When is the sum of three reduced rationals equal to an integer?
This may be a duplicate of Question 1550437 but even if it is, there is no answer associated with this other question.
Given three moduli, $m1$, $m2$, and $m3$, not necessarily distinct or coprime, but $m_i > 1$ $\forall m_i$, when does the sum of rationals: \begin{equation} \left( \frac{r_1}{m_1} + \frac{r_2}{m_2} + \frac{r_3}{m_3} \right) \end{equation} admit integer solutions? The remainders, $r_1$, $r_2$, and $r_3$, are all coprime to the corresponding modulus; i.e. $(r_1, m_1) = (r_2, m_2) = (r_3, m_3) = 1$. The rationals in the sum are in reduced form: i.e. $r_i < m_i$ $\forall r_i$
The question can be restated for what constellation of modulii do coprime remainders exists such that: \begin{equation} \left( \frac{r_1}{m_1} + \frac{r_2}{m_2} + \frac{r_3}{m_3} \right) \in \mathbb{Z} \end{equation} is true for at least one constellation of remainders?

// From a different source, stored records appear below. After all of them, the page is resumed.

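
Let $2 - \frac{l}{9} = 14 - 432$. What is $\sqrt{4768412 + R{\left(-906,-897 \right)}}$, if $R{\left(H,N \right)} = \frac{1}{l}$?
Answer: $\frac{17 \sqrt{6548729145}}{630} \approx 2183.7$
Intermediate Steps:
$l = 3780$ ($l = 18 - 9 \left(14 - 432\right) = 18 - -3762 = 18 + 3762 = 3780$)
$R{\left(H,N \right)} = \frac{1}{3780}$
$\sqrt{4768412 + R{\left(-906,-897 \right)}} = \sqrt{4768412 + \frac{1}{3780}} = \sqrt{\frac{18024597361}{3780}} = \frac{17 \sqrt{6548729145}}{630}$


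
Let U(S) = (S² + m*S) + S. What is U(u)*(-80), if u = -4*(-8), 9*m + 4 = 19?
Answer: -266240/3 ≈ -88747.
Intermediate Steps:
m = 5/3 (m = -4/9 + (⅑)*19 = -4/9 + 19/9 = 5/3 ≈ 1.6667)
u = 32
U(S) = S² + 8*S/3 (U(S) = (S² + 5*S/3) + S = S² + 8*S/3)
U(u)*(-80) = ((⅓)*32*(8 + 3*32))*(-80) = ((⅓)*32*(8 + 96))*(-80) = ((⅓)*32*104)*(-80) = (3328/3)*(-80) = -266240/3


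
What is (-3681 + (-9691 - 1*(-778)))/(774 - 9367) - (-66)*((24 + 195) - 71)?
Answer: 83949018/8593 ≈ 9769.5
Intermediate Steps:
(-3681 + (-9691 - 1*(-778)))/(774 - 9367) - (-66)*((24 + 195) - 71) = (-3681 + (-9691 + 778))/(-8593) - (-66)*(219 - 71) = (-3681 - 8913)*(-1/8593) - (-66)*148 = -12594*(-1/8593) - 1*(-9768) = 12594/8593 + 9768 = 83949018/8593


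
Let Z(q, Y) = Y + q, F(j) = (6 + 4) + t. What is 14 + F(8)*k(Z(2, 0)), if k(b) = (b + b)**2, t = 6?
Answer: 270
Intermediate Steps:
F(j) = 16 (F(j) = (6 + 4) + 6 = 10 + 6 = 16)
k(b) = 4*b**2 (k(b) = (2*b)**2 = 4*b**2)
14 + F(8)*k(Z(2, 0)) = 14 + 16*(4*(0 + 2)**2) = 14 + 16*(4*2**2) = 14 + 16*(4*4) = 14 + 16*16 = 14 + 256 = 270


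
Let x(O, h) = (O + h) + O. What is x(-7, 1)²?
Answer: 169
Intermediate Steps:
x(O, h) = h + 2*O
x(-7, 1)² = (1 + 2*(-7))² = (1 - 14)² = (-13)² = 169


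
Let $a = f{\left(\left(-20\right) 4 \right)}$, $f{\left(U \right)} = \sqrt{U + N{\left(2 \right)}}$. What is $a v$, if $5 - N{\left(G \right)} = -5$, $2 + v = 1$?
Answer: $- i \sqrt{70} \approx - 8.3666 i$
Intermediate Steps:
$v = -1$ ($v = -2 + 1 = -1$)
$N{\left(G \right)} = 10$ ($N{\left(G \right)} = 5 - -5 = 5 + 5 = 10$)
$f{\left(U \right)} = \sqrt{10 + U}$ ($f{\left(U \right)} = \sqrt{U + 10} = \sqrt{10 + U}$)
$a = i \sqrt{70}$ ($a = \sqrt{10 - 80} = \sqrt{-70} = i \sqrt{70} \approx 8.3666 i$)
$a v = i \sqrt{70} \left(-1\right) = - i \sqrt{70}$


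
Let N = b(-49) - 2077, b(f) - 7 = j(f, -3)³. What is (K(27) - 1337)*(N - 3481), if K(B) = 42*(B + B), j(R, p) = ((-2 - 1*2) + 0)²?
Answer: -1354605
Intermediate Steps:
j(R, p) = 16 (j(R, p) = ((-2 - 2) + 0)² = (-4 + 0)² = (-4)² = 16)
b(f) = 4103 (b(f) = 7 + 16³ = 7 + 4096 = 4103)
N = 2026 (N = 4103 - 2077 = 2026)
K(B) = 84*B (K(B) = 42*(2*B) = 84*B)
(K(27) - 1337)*(N - 3481) = (84*27 - 1337)*(2026 - 3481) = (2268 - 1337)*(-1455) = 931*(-1455) = -1354605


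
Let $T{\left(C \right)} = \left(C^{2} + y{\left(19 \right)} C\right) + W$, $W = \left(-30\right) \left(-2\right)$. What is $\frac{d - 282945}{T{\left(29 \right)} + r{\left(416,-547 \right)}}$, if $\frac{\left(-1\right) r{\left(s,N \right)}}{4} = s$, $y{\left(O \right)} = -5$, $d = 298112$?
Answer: $- \frac{15167}{908} \approx -16.704$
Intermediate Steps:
$r{\left(s,N \right)} = - 4 s$
$W = 60$
$T{\left(C \right)} = 60 + C^{2} - 5 C$ ($T{\left(C \right)} = \left(C^{2} - 5 C\right) + 60 = 60 + C^{2} - 5 C$)
$\frac{d - 282945}{T{\left(29 \right)} + r{\left(416,-547 \right)}} = \frac{298112 - 282945}{\left(60 + 29^{2} - 145\right) - 1664} = \frac{15167}{\left(60 + 841 - 145\right) - 1664} = \frac{15167}{756 - 1664} = \frac{15167}{-908} = 15167 \left(- \frac{1}{908}\right) = - \frac{15167}{908}$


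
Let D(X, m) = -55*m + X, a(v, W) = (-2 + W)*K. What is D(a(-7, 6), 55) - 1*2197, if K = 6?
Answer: -5198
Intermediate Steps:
a(v, W) = -12 + 6*W (a(v, W) = (-2 + W)*6 = -12 + 6*W)
D(X, m) = X - 55*m
D(a(-7, 6), 55) - 1*2197 = ((-12 + 6*6) - 55*55) - 1*2197 = ((-12 + 36) - 3025) - 2197 = (24 - 3025) - 2197 = -3001 - 2197 = -5198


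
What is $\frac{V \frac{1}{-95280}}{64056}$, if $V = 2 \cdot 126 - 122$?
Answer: $- \frac{13}{610325568} \approx -2.13 \cdot 10^{-8}$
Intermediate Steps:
$V = 130$ ($V = 252 - 122 = 130$)
$\frac{V \frac{1}{-95280}}{64056} = \frac{130 \frac{1}{-95280}}{64056} = 130 \left(- \frac{1}{95280}\right) \frac{1}{64056} = \left(- \frac{13}{9528}\right) \frac{1}{64056} = - \frac{13}{610325568}$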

I have found some solutions: \begin{align} \left( m_1, m2 \right) = \left( m_1, m3 \right) = \left( m_2, m3 \right) = 1 &\implies \nexists r_1, r_2, r_3 \text{ $\mid$ } \left( \frac{r_1}{m_1} + \frac{r_2}{m_2} + \frac{r_3}{m_3} \right) \in \mathbb{Z} \\ \left( m_1, m2 \right) = 1 \text{ and } m_3 \ne m_1 m_2 &\implies \nexists r_1, r_2, r_3 \text{ $\mid$ } \left( \frac{r_1}{m_1} + \frac{r_2}{m_2} + \frac{r_3}{m_3} \right) \in \mathbb{Z} \\ \left( m_1, m2 \right) = 1 \text{ and } m_3 = m_1 m_2 &\implies \exists r_1, r_2, r_3 \text{ $\mid$ } \left( \frac{r_1}{m_1} + \frac{r_2}{m_2} + \frac{r_3}{m_3} \right) \in \mathbb{Z} \end{align}
But this is too piece-meal for my tastes.
There must be some application of the Chinese remainder theorem that can tell me when: \begin{equation} m_2 m_3 r_1 + m_1 m_3 r_2 + m_1 m_2 r_3 \equiv 0 \text{ mod } \text{ lcm}\left( m_1, m_2, m3 \right) \end{equation} does or does not admit a solution?
Can anyone point me to an article or text which discusses under what conditions the above congruence does or does not have solutions in the three variables: $\left(r_1, r_2, r_3\right)$?
Do I solve for the an unrestricted solution for $\left(r_1, r_2, r_3\right)$ and then see if the co-prime condition is met? Or can I use the co-primality of the $r_i$'s to my advantage?